The problem with those plastic attachments is they let air in the whole time you're steaming, making a very dry bubbly foam. You can't really take the plastic attachment off though, as the wand on the baby is to short without it (I was looking at that machine, and it turned me off). You'll need an attachment of some kind for decent foam, what diameter is the wand without the plastic attachment? Perhaps a gaggia classic arm would fit on the baby?


----------



## DonRJ

Gaggia Classic wand doesn`t fit unfortunately, neither does the Rancilio Silvia one, the only bodge that I found worked was to seal the air inlet area (where the pull off bottom bit joins the top part) with electrical tape so it doesn`t draw air and foam the proper way. Problem is cleaning the damn thing once you have done it. Yoy can buy an alternative to the panarello frother from WholeLatteLove in the USA.
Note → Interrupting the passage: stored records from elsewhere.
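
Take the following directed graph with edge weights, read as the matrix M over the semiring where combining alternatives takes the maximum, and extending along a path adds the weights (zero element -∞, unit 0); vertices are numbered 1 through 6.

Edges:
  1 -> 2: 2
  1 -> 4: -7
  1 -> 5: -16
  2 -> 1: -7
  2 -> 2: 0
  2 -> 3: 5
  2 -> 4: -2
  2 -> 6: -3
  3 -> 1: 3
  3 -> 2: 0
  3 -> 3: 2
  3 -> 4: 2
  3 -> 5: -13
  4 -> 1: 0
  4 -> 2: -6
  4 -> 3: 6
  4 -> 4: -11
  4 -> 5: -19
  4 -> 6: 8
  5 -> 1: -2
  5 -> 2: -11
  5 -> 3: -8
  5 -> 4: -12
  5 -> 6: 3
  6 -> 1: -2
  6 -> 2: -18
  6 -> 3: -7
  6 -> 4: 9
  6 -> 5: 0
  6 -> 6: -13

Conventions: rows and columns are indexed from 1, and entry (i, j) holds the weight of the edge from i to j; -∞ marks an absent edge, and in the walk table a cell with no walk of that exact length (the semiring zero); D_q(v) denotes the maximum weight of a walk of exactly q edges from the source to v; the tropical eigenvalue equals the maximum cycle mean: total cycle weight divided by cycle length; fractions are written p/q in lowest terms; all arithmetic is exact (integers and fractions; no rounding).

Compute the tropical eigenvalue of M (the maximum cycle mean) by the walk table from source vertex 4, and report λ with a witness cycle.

q=0: [-∞, -∞, -∞, 0, -∞, -∞]
q=1: [0, -6, 6, -11, -19, 8]
q=2: [9, 6, 8, 17, 8, -3]
q=3: [17, 11, 23, 10, -2, 25]
q=4: [26, 23, 25, 34, 25, 18]
q=5: [34, 28, 40, 27, 18, 42]
q=6: [43, 40, 42, 51, 42, 35]
Optimal cycle mean attained by: cycle 4->6->4, total 8 + 9, length 2.
Answer: λ = 17/2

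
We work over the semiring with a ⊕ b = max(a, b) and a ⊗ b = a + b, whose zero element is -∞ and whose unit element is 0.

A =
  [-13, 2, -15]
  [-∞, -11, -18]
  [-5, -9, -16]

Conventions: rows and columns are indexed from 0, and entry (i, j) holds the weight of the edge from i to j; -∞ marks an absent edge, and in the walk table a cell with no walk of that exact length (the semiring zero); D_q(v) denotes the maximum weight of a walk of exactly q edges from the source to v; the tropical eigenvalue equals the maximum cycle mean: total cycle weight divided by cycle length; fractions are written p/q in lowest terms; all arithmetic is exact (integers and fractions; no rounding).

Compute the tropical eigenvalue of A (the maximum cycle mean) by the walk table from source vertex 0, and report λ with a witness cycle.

q=0: [0, -∞, -∞]
q=1: [-13, 2, -15]
q=2: [-20, -9, -16]
q=3: [-21, -18, -27]
Optimal cycle mean attained by: cycle 0->1->2->0, total 2 + (-18) + (-5), length 3.
Answer: λ = -7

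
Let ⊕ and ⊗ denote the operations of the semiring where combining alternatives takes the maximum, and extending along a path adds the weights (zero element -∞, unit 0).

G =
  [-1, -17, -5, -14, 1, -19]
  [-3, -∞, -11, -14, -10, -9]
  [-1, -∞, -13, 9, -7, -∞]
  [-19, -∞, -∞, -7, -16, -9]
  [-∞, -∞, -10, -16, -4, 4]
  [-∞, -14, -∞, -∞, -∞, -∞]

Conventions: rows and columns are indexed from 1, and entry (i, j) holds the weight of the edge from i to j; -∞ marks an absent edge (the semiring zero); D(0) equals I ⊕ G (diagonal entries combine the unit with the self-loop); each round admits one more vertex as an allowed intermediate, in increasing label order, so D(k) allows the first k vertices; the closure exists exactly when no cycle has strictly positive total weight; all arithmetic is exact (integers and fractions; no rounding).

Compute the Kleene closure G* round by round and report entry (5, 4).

D(0):
  [0, -17, -5, -14, 1, -19]
  [-3, 0, -11, -14, -10, -9]
  [-1, -∞, 0, 9, -7, -∞]
  [-19, -∞, -∞, 0, -16, -9]
  [-∞, -∞, -10, -16, 0, 4]
  [-∞, -14, -∞, -∞, -∞, 0]
D(1):
  [0, -17, -5, -14, 1, -19]
  [-3, 0, -8, -14, -2, -9]
  [-1, -18, 0, 9, 0, -20]
  [-19, -36, -24, 0, -16, -9]
  [-∞, -∞, -10, -16, 0, 4]
  [-∞, -14, -∞, -∞, -∞, 0]
D(2):
  [0, -17, -5, -14, 1, -19]
  [-3, 0, -8, -14, -2, -9]
  [-1, -18, 0, 9, 0, -20]
  [-19, -36, -24, 0, -16, -9]
  [-∞, -∞, -10, -16, 0, 4]
  [-17, -14, -22, -28, -16, 0]
D(3):
  [0, -17, -5, 4, 1, -19]
  [-3, 0, -8, 1, -2, -9]
  [-1, -18, 0, 9, 0, -20]
  [-19, -36, -24, 0, -16, -9]
  [-11, -28, -10, -1, 0, 4]
  [-17, -14, -22, -13, -16, 0]
D(4):
  [0, -17, -5, 4, 1, -5]
  [-3, 0, -8, 1, -2, -8]
  [-1, -18, 0, 9, 0, 0]
  [-19, -36, -24, 0, -16, -9]
  [-11, -28, -10, -1, 0, 4]
  [-17, -14, -22, -13, -16, 0]
D(5):
  [0, -17, -5, 4, 1, 5]
  [-3, 0, -8, 1, -2, 2]
  [-1, -18, 0, 9, 0, 4]
  [-19, -36, -24, 0, -16, -9]
  [-11, -28, -10, -1, 0, 4]
  [-17, -14, -22, -13, -16, 0]
D(6):
  [0, -9, -5, 4, 1, 5]
  [-3, 0, -8, 1, -2, 2]
  [-1, -10, 0, 9, 0, 4]
  [-19, -23, -24, 0, -16, -9]
  [-11, -10, -10, -1, 0, 4]
  [-17, -14, -22, -13, -16, 0]
Answer: G*[5][4] = -1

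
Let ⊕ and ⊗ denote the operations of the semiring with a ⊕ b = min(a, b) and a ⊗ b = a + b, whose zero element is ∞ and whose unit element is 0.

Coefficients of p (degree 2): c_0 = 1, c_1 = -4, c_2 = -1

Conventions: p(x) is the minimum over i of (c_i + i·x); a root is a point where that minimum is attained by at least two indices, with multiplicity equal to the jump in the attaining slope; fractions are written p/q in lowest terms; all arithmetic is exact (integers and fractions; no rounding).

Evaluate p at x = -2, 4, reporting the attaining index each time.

p(-2) = min(1+0·(-2)=1, -4+1·(-2)=-6, -1+2·(-2)=-5) = -6 (attained by i=1)
p(4) = min(1+0·4=1, -4+1·4=0, -1+2·4=7) = 0 (attained by i=1)
Answer: p(-2) = -6; p(4) = 0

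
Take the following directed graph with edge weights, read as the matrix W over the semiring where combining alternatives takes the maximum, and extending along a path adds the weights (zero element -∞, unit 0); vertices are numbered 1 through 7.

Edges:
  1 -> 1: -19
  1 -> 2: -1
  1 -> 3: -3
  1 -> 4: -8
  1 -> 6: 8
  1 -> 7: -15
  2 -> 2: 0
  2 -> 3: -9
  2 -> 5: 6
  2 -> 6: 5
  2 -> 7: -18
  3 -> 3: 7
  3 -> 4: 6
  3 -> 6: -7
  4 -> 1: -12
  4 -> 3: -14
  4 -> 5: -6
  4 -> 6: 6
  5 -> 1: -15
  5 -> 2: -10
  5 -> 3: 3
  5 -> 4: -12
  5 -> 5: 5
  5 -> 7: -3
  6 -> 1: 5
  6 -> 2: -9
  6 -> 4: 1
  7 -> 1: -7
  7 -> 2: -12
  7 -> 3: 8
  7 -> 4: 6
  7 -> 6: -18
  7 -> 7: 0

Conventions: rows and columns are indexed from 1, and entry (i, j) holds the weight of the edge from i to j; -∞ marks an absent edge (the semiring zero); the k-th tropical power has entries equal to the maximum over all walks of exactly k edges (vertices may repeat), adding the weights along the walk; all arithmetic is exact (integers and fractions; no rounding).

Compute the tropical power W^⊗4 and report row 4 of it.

W^⊗2:
  [13, -1, 4, 9, 5, 4, -15]
  [10, 0, 9, 6, 11, 5, 3]
  [-2, -16, 14, 13, 0, 12, -∞]
  [11, -3, -3, 7, -1, -4, -9]
  [-10, -5, 10, 9, 10, -4, 2]
  [-11, 4, 2, -3, -3, 13, -10]
  [-6, -8, 15, 14, 0, 12, 0]
W^⊗3:
  [9, 12, 11, 10, 10, 21, 2]
  [10, 9, 16, 15, 16, 18, 8]
  [17, 3, 21, 20, 7, 19, -3]
  [1, 10, 8, 3, 4, 19, -4]
  [1, 0, 17, 16, 15, 15, 7]
  [18, 4, 9, 14, 10, 9, -6]
  [17, 3, 22, 21, 8, 20, 0]
W^⊗4:
  [26, 12, 18, 22, 18, 17, 7]
  [23, 9, 23, 22, 21, 21, 13]
  [24, 16, 28, 27, 14, 26, 4]
  [24, 10, 15, 20, 16, 15, 1]
  [20, 6, 24, 23, 20, 22, 12]
  [14, 17, 16, 15, 15, 26, 7]
  [25, 16, 29, 28, 15, 27, 5]
Answer: row 4 of W^⊗4 = [24, 10, 15, 20, 16, 15, 1]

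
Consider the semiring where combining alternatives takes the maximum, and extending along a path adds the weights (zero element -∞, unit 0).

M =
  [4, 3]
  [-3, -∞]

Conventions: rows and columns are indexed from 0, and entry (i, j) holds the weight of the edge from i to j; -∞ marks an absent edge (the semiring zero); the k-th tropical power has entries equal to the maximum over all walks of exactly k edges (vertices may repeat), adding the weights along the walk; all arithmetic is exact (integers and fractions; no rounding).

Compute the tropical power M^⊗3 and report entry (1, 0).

M^⊗2:
  [8, 7]
  [1, 0]
M^⊗3:
  [12, 11]
  [5, 4]
Key observation: the optimum is the walk 1->0->0->0, with weight (-3) + 4 + 4 = 5.
Optimal value attained by: walk 1->0->0->0.
Answer: (M^⊗3)[1][0] = 5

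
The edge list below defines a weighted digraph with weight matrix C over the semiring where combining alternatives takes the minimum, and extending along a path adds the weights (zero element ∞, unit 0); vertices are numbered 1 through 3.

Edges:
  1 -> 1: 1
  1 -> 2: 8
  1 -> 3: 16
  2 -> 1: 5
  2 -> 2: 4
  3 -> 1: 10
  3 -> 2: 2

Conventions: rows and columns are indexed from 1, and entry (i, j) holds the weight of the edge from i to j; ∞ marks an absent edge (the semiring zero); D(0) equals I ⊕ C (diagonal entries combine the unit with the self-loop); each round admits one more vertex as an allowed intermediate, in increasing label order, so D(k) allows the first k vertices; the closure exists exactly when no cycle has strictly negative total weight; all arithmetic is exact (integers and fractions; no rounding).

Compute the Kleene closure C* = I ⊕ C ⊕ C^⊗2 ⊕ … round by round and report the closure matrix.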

http://www.wholelattelove.com/Gaggia/Gaggia_Latte_Art_Pannarello_Wand.cfm

Don


----------



## CoffeeInca

I've just replaced a sub £100 machine with a Gaggia Classic, and I've found that I was able to produce better milk with the cheap machine!
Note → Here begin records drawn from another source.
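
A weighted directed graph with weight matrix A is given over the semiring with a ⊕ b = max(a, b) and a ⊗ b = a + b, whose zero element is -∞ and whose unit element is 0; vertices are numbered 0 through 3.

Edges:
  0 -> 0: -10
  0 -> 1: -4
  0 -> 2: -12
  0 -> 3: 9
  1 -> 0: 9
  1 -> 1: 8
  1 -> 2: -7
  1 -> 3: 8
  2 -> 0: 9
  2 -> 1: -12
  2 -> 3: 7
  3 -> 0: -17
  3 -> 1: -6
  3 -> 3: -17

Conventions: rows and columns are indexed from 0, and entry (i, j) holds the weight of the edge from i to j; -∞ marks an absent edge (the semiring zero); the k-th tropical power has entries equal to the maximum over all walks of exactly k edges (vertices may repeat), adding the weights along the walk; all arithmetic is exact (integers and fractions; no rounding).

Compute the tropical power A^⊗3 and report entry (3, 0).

A^⊗2:
  [5, 4, -11, 4]
  [17, 16, 1, 18]
  [-1, 5, -3, 18]
  [3, 2, -13, 2]
A^⊗3:
  [13, 12, -3, 14]
  [25, 24, 9, 26]
  [14, 13, -2, 13]
  [11, 10, -5, 12]
Key observation: the optimum is the walk 3->1->1->0, with weight (-6) + 8 + 9 = 11.
Optimal value attained by: walk 3->1->1->0.
Answer: (A^⊗3)[3][0] = 11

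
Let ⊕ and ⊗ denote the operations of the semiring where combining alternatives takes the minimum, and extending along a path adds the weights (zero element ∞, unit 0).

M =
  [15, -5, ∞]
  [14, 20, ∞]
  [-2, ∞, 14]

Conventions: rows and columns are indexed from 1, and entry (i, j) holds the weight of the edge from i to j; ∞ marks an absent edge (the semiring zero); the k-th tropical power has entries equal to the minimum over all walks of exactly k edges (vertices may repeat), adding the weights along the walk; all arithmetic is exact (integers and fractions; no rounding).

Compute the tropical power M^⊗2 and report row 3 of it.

M^⊗2:
  [9, 10, ∞]
  [29, 9, ∞]
  [12, -7, 28]
Answer: row 3 of M^⊗2 = [12, -7, 28]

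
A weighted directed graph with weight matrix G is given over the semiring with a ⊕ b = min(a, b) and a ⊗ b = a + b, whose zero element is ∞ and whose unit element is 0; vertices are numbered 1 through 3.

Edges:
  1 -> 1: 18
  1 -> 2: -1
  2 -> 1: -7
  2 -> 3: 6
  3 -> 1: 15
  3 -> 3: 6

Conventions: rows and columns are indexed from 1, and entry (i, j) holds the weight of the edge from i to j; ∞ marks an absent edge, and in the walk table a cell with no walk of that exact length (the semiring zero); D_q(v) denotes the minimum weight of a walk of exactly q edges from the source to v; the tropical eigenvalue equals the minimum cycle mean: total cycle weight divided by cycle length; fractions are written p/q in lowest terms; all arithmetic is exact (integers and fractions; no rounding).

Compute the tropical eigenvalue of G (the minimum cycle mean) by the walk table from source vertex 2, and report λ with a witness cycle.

q=0: [∞, 0, ∞]
q=1: [-7, ∞, 6]
q=2: [11, -8, 12]
q=3: [-15, 10, -2]
Optimal cycle mean attained by: cycle 1->2->1, total (-1) + (-7), length 2.
Answer: λ = -4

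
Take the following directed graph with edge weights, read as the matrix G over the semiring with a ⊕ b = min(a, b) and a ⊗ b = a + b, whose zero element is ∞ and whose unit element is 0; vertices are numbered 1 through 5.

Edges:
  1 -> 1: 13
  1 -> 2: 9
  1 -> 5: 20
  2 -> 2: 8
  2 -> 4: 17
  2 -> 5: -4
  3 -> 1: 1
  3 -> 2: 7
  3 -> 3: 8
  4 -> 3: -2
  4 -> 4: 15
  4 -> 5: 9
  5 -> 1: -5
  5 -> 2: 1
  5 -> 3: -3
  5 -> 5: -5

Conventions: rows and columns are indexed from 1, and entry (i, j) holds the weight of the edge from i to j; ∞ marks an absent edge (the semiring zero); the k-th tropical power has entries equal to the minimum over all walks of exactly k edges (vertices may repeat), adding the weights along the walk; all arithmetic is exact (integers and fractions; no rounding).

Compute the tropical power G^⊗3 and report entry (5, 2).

G^⊗2:
  [15, 17, 17, 26, 5]
  [-9, -3, -7, 25, -9]
  [9, 10, 16, 24, 3]
  [-1, 5, 6, 30, 4]
  [-10, -4, -8, 18, -10]
G^⊗3:
  [0, 6, 2, 34, 0]
  [-14, -8, -12, 14, -14]
  [-2, 4, 0, 27, -2]
  [-1, 5, 1, 22, -1]
  [-15, -9, -13, 13, -15]
Key observation: the optimum is the walk 5->5->5->2, with weight (-5) + (-5) + 1 = -9.
Optimal value attained by: walk 5->5->5->2.
Answer: (G^⊗3)[5][2] = -9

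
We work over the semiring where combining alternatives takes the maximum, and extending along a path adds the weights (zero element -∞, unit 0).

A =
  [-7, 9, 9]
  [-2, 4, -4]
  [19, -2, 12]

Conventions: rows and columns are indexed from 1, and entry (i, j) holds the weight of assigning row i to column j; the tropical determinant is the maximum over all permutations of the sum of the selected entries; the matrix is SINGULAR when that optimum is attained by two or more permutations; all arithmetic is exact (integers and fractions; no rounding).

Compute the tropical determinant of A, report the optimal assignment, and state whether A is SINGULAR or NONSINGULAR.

σ = (1, 2, 3): (-7) + 4 + 12 = 9
σ = (1, 3, 2): (-7) + (-4) + (-2) = -13
σ = (2, 1, 3): 9 + (-2) + 12 = 19
σ = (2, 3, 1): 9 + (-4) + 19 = 24
σ = (3, 1, 2): 9 + (-2) + (-2) = 5
σ = (3, 2, 1): 9 + 4 + 19 = 32
Optimal value attained by: σ = (3, 2, 1).
Answer: det⊕(A) = 32; verdict: NONSINGULAR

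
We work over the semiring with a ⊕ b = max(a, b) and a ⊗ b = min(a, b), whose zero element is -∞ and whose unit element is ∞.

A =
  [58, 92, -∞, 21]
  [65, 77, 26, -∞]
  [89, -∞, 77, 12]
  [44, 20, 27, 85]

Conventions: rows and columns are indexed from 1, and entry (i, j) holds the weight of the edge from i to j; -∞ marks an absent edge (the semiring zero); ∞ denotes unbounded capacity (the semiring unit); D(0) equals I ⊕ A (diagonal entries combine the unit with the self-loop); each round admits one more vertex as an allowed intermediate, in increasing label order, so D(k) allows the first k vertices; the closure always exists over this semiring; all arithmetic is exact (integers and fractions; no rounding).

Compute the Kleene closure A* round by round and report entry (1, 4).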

I'm finding that although I can see the milk expanding, its consistancy isn't getting thicker or silky. When pouring the milk it pours just like hot milk rather than micro-foam. I'll give the Gaggia a chance as i've only had it four days and made 5 latte's with it. I'm using a Rattleware pitcher and thermometer, so I know the temperature's correct at least.

Is the Rancilio Slyvia want from Happy Donkey a straight swap, or would I need to cut, drill and generally break my current wand?


----------



## ChiarasDad

It's not _quite_ a straight swap, but it's not hard. No cutting or breaking required.

Here's the guide I used: http://forums.overclockers.co.uk/showthread.php?p=11548518#post11548518

I used two sets of small-nosed pliers instead of what he shows in his pictures - one to turn the nut, one to stabilise the parts above it.


----------



## CoffeeInca

Ahh, thats exactly what I was looking for.

Working in IT (I was amazed that you posted a link to OC, its a forum I am also a member of!), and being a home (but quallified!) motorbike mechanic, that mod qualifies as a straight swap to me









Going to order it now!


----------



## rodabod

How do people treat the boiler cycle when steaming milk? I've been starting before the boiler light turns on in order to try to keep the element on during steaming. The disadvantage is that the steam pressure never gets as high using this method. This is performed during the first steam cycle, ie. I was not allowing the rest of the machine to get time to stabilise in temperature.

Also, do other really open the steam valve all the way? The pressure can be really high on mine when at is at the peak of a temperature cycle and I've only just turned it on.


----------



## m4lcs67

Just signed up to the forum the other day and am finding it very helpful reading all these hints and tips. Well today I took delivery of a Rancilio steam wand to fit onto my Gaggia Classic. I have struggled with the standard Paranello frother and after much searching everyone said to get the Rancililo. Well I fitted it today (which was very easy) and the moment of truth came as I wanted to make a couple of cappucinos for my wife and I. Well first impressions of the Rancilio are very good. The milk came out pretty good for a first attempt. Nice and shiny and glossy. It will get even better with time as I become more proficient. There is definitely and art to texturing milk properly.


----------